Parallel inserts in couchbase using multithreading in Java


#1

I have a huge dataset of around 40 Million records and I’m trying to insert/set documents in couchbase using multithreading (using Java Thread Pool). I’m not able to get the increased speed. Currently I’m getting around 10K operations/second on couchbase, but I want to increase this write speed to maximum possible. Is there any built-in API in couchbase that supports this, or any method in Java to have multiple connection, and spawn say 100s/1000 threads for insertion? I have a machine with decently good configuration, RAM.


#2

Are you using the 2.x SDK? If that’s the case, the SDK internally uses its own pools and parallelisation mechanisms and that may be why your not seeing performance improvements.

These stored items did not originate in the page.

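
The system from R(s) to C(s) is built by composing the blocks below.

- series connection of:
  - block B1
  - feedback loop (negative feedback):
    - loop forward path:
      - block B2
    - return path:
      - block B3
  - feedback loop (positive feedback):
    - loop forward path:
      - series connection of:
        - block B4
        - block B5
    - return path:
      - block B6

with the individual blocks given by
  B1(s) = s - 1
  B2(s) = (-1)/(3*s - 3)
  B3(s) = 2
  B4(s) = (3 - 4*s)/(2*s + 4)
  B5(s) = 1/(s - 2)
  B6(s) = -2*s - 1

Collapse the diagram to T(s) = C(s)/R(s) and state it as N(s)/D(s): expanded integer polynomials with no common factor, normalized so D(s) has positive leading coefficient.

Step 1: close the feedback loop around B2, B3 -> (-1)/(3*s - 5)
Step 2: cascade B4, B5 -> (3 - 4*s)/(2*s^2 - 8)
Step 3: collapse the loop ((B4*B5) forward, B6 return) -> (4*s - 3)/(6*s^2 - 2*s + 5)
Step 4: cascade B1, [B2/(1+B2*B3)], [(B4*B5)/(1-(B4*B5)*B6)]: this yields T(s), and no further normalization is needed

Therefore the answer is (-4*s^2 + 7*s - 3)/(18*s^3 - 36*s^2 + 25*s - 25).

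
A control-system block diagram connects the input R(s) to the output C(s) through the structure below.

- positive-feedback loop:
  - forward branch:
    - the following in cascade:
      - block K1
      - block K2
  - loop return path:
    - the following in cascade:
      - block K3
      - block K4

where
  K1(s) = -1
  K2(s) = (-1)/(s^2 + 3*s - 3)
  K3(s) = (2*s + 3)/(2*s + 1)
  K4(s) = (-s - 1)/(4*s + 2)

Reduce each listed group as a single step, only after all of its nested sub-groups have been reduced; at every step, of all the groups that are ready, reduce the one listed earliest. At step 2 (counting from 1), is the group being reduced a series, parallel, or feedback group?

Step 1 - combine K1, K2 in series
Step 2 - reduce the series chain K3, K4
Step 3 - close the feedback loop around (K1*K2), (K3*K4)
Step 2: series.

Final answer: series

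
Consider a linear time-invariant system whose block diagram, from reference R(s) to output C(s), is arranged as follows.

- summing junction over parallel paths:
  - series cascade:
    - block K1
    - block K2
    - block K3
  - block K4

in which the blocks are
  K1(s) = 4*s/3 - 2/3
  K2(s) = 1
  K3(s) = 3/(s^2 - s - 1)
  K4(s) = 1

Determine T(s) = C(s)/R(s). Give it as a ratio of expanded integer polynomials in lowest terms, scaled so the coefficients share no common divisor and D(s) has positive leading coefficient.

Reducing step by step:

Step 1: reduce the series chain K1, K2, K3; result (4*s - 2)/(s^2 - s - 1)
Step 2: combine (K1*K2*K3), K4 in parallel, giving the overall T(s)

Answer: (s^2 + 3*s - 3)/(s^2 - s - 1)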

Take a look at the documentation page on bulk operations, you’ll find great examples of how to improve your performance I believe.
If you already did this sort of thing, or if you’re using the 1.4.x line of the SDK, let’s work it out further.

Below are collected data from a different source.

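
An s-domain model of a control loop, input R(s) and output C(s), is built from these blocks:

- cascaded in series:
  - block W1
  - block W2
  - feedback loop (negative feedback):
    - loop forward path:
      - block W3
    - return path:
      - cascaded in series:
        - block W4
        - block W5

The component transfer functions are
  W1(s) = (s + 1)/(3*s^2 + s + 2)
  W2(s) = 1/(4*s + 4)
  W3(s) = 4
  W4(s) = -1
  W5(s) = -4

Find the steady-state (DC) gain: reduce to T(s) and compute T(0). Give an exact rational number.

Reducing step by step:

Step 1 - combine W4, W5 in series: 4
Step 2 - feedback reduction of W3, (W4*W5): 4/17
Step 3 - combine W1, W2, [W3/(1+W3*(W4*W5))] in series: 1/(51*s^2 + 17*s + 34)
DC gain: substitute s = 0 into T(s) from step 3: T(0) = 1/34.

Answer: 1/34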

Also quick question, what do you mean by decently good configuration (CPU cores #, RAM, storage type, …)?


#3

Just for a quick update, I’m using 1.4.2 SDK.
Machine configuration:
CPU: Intel® Xeon® Processor E5620 ( 4 cores, 8 threads, 2.4GHz)
Memory: ~ 48GB

I’m having a look at the bulk operations option.


#4

Ah if you’re using the 1.4 SDK then unfortunately the link I provided doesn’t apply (it’s for SDK 2.x). In 1.4 we only had bulk get, no bulk set. For 1.4, bulk get documentation is here, but you may also benefit from switching to async if you’re not already using the async methods, see this section of the documentation.